Tuesday, June 05, 2007

No Fighting at the Table

At the end of April, I had the chance to attend the only Chinese Catholic church in Quebec. It was a really interesting experience. Half of the service was translated into English and I didn't understand the rest of it. Having said that, while it was interesting, I wouldn't have attended a Catholic service voluntarily had they not taken care of us for the weekend. I don't agree with many of the policies that are held by the Vatican and I will be vocal about that. The one that was discussed before the service between the Anglicans that were visiting that weekend was the exclusion of us from taking communion.

Every other church I have ever attended and enjoyed being at has had an open table policy. Those who believe and want to be a part of receiving communion are welcome to. That seems to be the running policy with all of the Protestant churches I have had the pleasure to attend. The Catholic Church is the only one that seeks to close the table and exclude those who think differently than they do. Those who think differently than the Catholic Church include those who believe women should have the right to a voice in the church, those who believe in same-sex blessings, those who support the right to choose and those who believe that we don't need someone to talk to God for us.

There are many disagreements over the decisions that are made in the church and what is supported in different ways. That may be the reason why there are so many different denominations and why there are still fights in synods and committees all over the world. IT is human nature to disagree over things. There are different opinions over many things and people have found different places in their faith to agree with things that others disagree. Regardless of how much we disagree, and we will, there is one place where there should never be fighting. That is the sacred meal that we have.

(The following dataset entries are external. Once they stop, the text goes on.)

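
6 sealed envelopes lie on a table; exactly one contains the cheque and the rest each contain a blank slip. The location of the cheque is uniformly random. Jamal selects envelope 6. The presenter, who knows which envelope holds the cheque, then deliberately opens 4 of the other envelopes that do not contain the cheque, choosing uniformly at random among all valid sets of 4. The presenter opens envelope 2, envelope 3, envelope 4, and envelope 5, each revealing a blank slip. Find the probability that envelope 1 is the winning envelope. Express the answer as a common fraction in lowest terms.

5/6

Consider each possible location of the cheque in turn.
If it is in envelope 1 (prior 1/6): the presenter has no choice, probability 1; weight (1/6)·1 = 1/6.
If it is in any of envelopes 2, 3, 4, and 5 (prior 1/6 each): that envelope was opened and seen not to hold the prize — ruled out; weight (1/6)·0 = 0 each.
If it is in envelope 6 (prior 1/6): the presenter has 5 equally likely choices, so probability 1/5; weight (1/6)·(1/5) = 1/30.
The weights sum to 1/5.
So P(the cheque in envelope 1 | the presenter opened envelope 2, envelope 3, envelope 4, and envelope 5) = (1/6) / (1/5) = 5/6.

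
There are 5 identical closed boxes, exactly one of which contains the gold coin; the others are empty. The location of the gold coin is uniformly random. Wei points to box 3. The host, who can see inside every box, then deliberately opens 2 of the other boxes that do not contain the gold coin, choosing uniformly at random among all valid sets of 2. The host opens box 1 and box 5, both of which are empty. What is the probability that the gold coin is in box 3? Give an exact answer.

1/5

Consider each possible location of the gold coin in turn.
If it is in either of boxes 1 and 5 (prior 1/5 each): that box was opened and seen not to hold the prize — ruled out; weight (1/5)·0 = 0 each.
If it is in either of boxes 2 and 4 (prior 1/5 each): the host has 3 equally likely choices, so probability 1/3; weight (1/5)·(1/3) = 1/15 each.
If it is in box 3 (prior 1/5): the host has 6 equally likely choices, so probability 1/6; weight (1/5)·(1/6) = 1/30.
The weights sum to 1/6.
So P(the gold coin in box 3 | the host opened box 1 and box 5) = (1/30) / (1/6) = 1/5.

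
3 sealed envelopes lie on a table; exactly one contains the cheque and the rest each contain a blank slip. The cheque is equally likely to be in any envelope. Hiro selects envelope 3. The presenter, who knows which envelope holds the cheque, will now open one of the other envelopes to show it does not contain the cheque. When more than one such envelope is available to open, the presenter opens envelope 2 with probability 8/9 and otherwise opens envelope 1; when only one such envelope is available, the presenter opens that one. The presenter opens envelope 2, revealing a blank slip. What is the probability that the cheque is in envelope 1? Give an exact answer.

9/17

Consider each possible location of the cheque in turn.
If it is in envelope 1 (prior 1/3): only envelope 2 is available, probability 1; weight (1/3)·1 = 1/3.
If it is in envelope 2 (prior 1/3): the presenter opened envelope 2, so this case is ruled out; weight (1/3)·0 = 0.
If it is in envelope 3 (prior 1/3): envelope 2 is available, opened with probability 8/9; weight (1/3)·(8/9) = 8/27.
The weights sum to 17/27.
So P(the cheque in envelope 1 | the presenter opened envelope 2) = (1/3) / (17/27) = 9/17.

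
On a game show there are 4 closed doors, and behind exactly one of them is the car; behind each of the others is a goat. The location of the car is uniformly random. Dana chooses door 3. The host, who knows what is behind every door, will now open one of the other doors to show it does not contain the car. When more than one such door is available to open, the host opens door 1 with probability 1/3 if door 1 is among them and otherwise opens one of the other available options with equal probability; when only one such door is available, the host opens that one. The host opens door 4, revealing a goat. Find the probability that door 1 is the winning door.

Apply Bayes' rule, conditioning on where the car actually is.
If it is behind door 1 (prior 1/4): door 1 holds the prize so is unavailable; the host chooses uniformly among the 2 others, probability 1/2; weight (1/4)·(1/2) = 1/8.
If it is behind door 2 (prior 1/4): door 1 is available but not opened, probability 2/3; weight (1/4)·(2/3) = 1/6.
If it is behind door 3 (prior 1/4): door 1 is available but not opened; door 4 gets probability (1 − 1/3)/2 = 1/3; weight (1/4)·(1/3) = 1/12.
If it is behind door 4 (prior 1/4): the host opened door 4, so this case is ruled out; weight (1/4)·0 = 0.
The weights sum to 3/8.
So P(the car behind door 1 | the host opened door 4) = (1/8) / (3/8) = 1/3.

1/3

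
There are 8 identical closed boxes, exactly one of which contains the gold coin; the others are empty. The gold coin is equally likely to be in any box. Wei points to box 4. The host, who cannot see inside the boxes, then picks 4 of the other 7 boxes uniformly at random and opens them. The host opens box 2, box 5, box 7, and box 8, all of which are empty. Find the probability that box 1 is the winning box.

Apply Bayes' rule, conditioning on where the gold coin actually is.
If it is in any of boxes 1, 3, 4, and 6 (prior 1/8 each): the host picks exactly this set with probability 1/35 regardless, and none is the prize; weight (1/8)·(1/35) = 1/280 each.
If it is in any of boxes 2, 5, 7, and 8 (prior 1/8 each): that box was opened and seen not to hold the prize — ruled out; weight (1/8)·0 = 0 each.
The weights sum to 1/70.
So P(the gold coin in box 1 | the host opened box 2, box 5, box 7, and box 8) = (1/280) / (1/70) = 1/4.

1/4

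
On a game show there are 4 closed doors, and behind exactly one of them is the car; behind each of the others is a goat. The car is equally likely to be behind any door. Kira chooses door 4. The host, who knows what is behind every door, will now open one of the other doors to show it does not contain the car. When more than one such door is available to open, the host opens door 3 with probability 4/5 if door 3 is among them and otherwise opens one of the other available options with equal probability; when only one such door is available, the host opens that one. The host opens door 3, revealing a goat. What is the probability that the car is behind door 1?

1/3

Consider each possible location of the car in turn.
If it is behind any of doors 1, 2, and 4 (prior 1/4 each): door 3 is available, opened with probability 4/5; weight (1/4)·(4/5) = 1/5 each.
If it is behind door 3 (prior 1/4): the host opened door 3, so this case is ruled out; weight (1/4)·0 = 0.
The weights sum to 3/5.
So P(the car behind door 1 | the host opened door 3) = (1/5) / (3/5) = 1/3.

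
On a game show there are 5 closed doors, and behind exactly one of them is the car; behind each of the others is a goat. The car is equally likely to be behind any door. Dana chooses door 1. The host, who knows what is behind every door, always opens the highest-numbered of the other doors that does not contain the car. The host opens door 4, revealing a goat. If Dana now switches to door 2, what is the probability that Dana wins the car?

0

Apply Bayes' rule, conditioning on where the car actually is.
If it is behind any of doors 1, 2, and 3 (prior 1/5 each): the host would have opened door 5 instead, probability 0; weight (1/5)·0 = 0 each.
If it is behind door 4 (prior 1/5): the host opened door 4, so this case is ruled out; weight (1/5)·0 = 0.
If it is behind door 5 (prior 1/5): door 4 is the highest-numbered option available, probability 1; weight (1/5)·1 = 1/5.
The weights sum to 1/5.
So P(the car behind door 2 | the host opened door 4) = 0 / (1/5) = 0.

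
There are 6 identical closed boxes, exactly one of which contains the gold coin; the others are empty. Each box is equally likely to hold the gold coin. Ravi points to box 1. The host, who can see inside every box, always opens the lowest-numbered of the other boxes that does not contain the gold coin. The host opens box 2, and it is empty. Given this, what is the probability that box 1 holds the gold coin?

Apply Bayes' rule, conditioning on where the gold coin actually is.
If it is in any of boxes 1, 3, 4, 5, and 6 (prior 1/6 each): box 2 is the lowest-numbered option available, probability 1; weight (1/6)·1 = 1/6 each.
If it is in box 2 (prior 1/6): the host opened box 2, so this case is ruled out; weight (1/6)·0 = 0.
The weights sum to 5/6.
So P(the gold coin in box 1 | the host opened box 2) = (1/6) / (5/6) = 1/5.

1/5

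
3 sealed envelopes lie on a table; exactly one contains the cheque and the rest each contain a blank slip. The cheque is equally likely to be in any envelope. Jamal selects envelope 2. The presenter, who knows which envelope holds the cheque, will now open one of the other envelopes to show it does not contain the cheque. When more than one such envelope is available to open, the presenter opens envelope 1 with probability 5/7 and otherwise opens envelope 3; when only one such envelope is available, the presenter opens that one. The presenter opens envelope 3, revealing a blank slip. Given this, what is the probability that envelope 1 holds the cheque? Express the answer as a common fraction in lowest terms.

7/9

Consider each possible location of the cheque in turn.
If it is in envelope 1 (prior 1/3): only envelope 3 is available, probability 1; weight (1/3)·1 = 1/3.
If it is in envelope 2 (prior 1/3): envelope 1 is available but not opened, probability 2/7; weight (1/3)·(2/7) = 2/21.
If it is in envelope 3 (prior 1/3): the presenter opened envelope 3, so this case is ruled out; weight (1/3)·0 = 0.
The weights sum to 3/7.
So P(the cheque in envelope 1 | the presenter opened envelope 3) = (1/3) / (3/7) = 7/9.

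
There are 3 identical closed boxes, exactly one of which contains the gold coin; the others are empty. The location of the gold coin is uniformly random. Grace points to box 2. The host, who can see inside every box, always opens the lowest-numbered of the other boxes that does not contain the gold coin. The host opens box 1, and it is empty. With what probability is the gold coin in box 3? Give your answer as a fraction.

Consider each possible location of the gold coin in turn.
If it is in box 1 (prior 1/3): the host opened box 1, so this case is ruled out; weight (1/3)·0 = 0.
If it is in either of boxes 2 and 3 (prior 1/3 each): box 1 is the lowest-numbered option available, probability 1; weight (1/3)·1 = 1/3 each.
The weights sum to 2/3.
So P(the gold coin in box 3 | the host opened box 1) = (1/3) / (2/3) = 1/2.

1/2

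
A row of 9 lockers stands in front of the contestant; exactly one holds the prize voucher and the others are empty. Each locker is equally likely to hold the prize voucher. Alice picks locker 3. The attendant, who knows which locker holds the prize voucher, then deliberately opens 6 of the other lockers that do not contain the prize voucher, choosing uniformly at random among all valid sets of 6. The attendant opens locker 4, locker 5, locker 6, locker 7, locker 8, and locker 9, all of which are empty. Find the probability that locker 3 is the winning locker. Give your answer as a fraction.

Apply Bayes' rule, conditioning on where the prize voucher actually is.
If it is in either of lockers 1 and 2 (prior 1/9 each): the attendant has 7 equally likely choices, so probability 1/7; weight (1/9)·(1/7) = 1/63 each.
If it is in locker 3 (prior 1/9): the attendant has 28 equally likely choices, so probability 1/28; weight (1/9)·(1/28) = 1/252.
If it is in any of lockers 4, 5, 6, 7, 8, and 9 (prior 1/9 each): that locker was opened and seen not to hold the prize — ruled out; weight (1/9)·0 = 0 each.
The weights sum to 1/28.
So P(the prize voucher in locker 3 | the attendant opened locker 4, locker 5, locker 6, locker 7, locker 8, and locker 9) = (1/252) / (1/28) = 1/9.

1/9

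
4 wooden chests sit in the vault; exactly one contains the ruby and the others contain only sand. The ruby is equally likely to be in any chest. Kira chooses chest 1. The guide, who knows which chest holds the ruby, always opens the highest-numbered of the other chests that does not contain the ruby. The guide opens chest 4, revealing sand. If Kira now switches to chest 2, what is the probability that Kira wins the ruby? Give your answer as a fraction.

Consider each possible location of the ruby in turn.
If it is in any of chests 1, 2, and 3 (prior 1/4 each): chest 4 is the highest-numbered option available, probability 1; weight (1/4)·1 = 1/4 each.
If it is in chest 4 (prior 1/4): the guide opened chest 4, so this case is ruled out; weight (1/4)·0 = 0.
The weights sum to 3/4.
So P(the ruby in chest 2 | the guide opened chest 4) = (1/4) / (3/4) = 1/3.

1/3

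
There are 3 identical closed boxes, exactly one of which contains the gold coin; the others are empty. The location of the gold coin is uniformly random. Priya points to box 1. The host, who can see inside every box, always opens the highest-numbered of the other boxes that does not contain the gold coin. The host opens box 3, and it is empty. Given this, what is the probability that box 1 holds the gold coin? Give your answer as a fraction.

Condition on the true location of the gold coin.
If it is in either of boxes 1 and 2 (prior 1/3 each): box 3 is the highest-numbered option available, probability 1; weight (1/3)·1 = 1/3 each.
If it is in box 3 (prior 1/3): the host opened box 3, so this case is ruled out; weight (1/3)·0 = 0.
The weights sum to 2/3.
So P(the gold coin in box 1 | the host opened box 3) = (1/3) / (2/3) = 1/2.

1/2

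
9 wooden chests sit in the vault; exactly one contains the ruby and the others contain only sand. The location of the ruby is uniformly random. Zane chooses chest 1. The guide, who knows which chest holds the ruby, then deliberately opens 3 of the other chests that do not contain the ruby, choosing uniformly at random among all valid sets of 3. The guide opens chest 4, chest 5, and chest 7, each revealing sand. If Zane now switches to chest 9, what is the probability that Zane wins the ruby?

Apply Bayes' rule, conditioning on where the ruby actually is.
If it is in chest 1 (prior 1/9): the guide has 56 equally likely choices, so probability 1/56; weight (1/9)·(1/56) = 1/504.
If it is in any of chests 2, 3, 6, 8, and 9 (prior 1/9 each): the guide has 35 equally likely choices, so probability 1/35; weight (1/9)·(1/35) = 1/315 each.
If it is in any of chests 4, 5, and 7 (prior 1/9 each): that chest was opened and seen not to hold the prize — ruled out; weight (1/9)·0 = 0 each.
The weights sum to 1/56.
So P(the ruby in chest 9 | the guide opened chest 4, chest 5, and chest 7) = (1/315) / (1/56) = 8/45.

8/45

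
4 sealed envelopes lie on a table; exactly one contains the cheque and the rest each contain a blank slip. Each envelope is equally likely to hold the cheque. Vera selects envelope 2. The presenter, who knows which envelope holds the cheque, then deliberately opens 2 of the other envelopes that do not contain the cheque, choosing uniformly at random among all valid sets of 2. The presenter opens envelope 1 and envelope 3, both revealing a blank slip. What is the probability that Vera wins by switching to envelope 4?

3/4

Condition on the true location of the cheque.
If it is in either of envelopes 1 and 3 (prior 1/4 each): that envelope was opened and seen not to hold the prize — ruled out; weight (1/4)·0 = 0 each.
If it is in envelope 2 (prior 1/4): the presenter has 3 equally likely choices, so probability 1/3; weight (1/4)·(1/3) = 1/12.
If it is in envelope 4 (prior 1/4): the presenter has no choice, probability 1; weight (1/4)·1 = 1/4.
The weights sum to 1/3.
So P(the cheque in envelope 4 | the presenter opened envelope 1 and envelope 3) = (1/4) / (1/3) = 3/4.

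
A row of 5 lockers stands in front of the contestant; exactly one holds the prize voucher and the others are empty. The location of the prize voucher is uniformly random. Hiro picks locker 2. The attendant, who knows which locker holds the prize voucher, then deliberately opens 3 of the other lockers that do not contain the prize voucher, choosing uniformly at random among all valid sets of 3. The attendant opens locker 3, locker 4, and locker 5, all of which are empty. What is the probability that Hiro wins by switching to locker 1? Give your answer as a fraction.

4/5

Apply Bayes' rule, conditioning on where the prize voucher actually is.
If it is in locker 1 (prior 1/5): the attendant has no choice, probability 1; weight (1/5)·1 = 1/5.
If it is in locker 2 (prior 1/5): the attendant has 4 equally likely choices, so probability 1/4; weight (1/5)·(1/4) = 1/20.
If it is in any of lockers 3, 4, and 5 (prior 1/5 each): that locker was opened and seen not to hold the prize — ruled out; weight (1/5)·0 = 0 each.
The weights sum to 1/4.
So P(the prize voucher in locker 1 | the attendant opened locker 3, locker 4, and locker 5) = (1/5) / (1/4) = 4/5.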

There is one rule that tends to prevail in my house. That is no fighting at the table. When we sit down to dinner together, it doesn't matter how much we have yelled at each other, or how much we may have hurt each other. It doesn't matter how bad our days were, but we don't take it out on each other there. The table is a place for family to come together and share life together.

I wish I had the ability to smash some heads together and get the leaders the churches to see it the same way. When we come to the table, we come empty and seeking something. We come to share our life and our faith with others. We do not come to be turned away or to be told that we are not good enough. We were invited by someone who loved equally, with no regard for race, gender or sexual orientation. We are called to continue this tradition in any way we can. The best way to do this is to have on open table and put out the open invitation. Not just to those who agree with what the current pope has to say, or who fit in with the accepted idea of what is normal or good. Everyone who answers the call to come to the table. All those who are not too busy or caught up in their own lives to care. All those who wish to express their faith should be welcome. That's what will happen when we decide to stop fighting at the table. We should really make that a rule.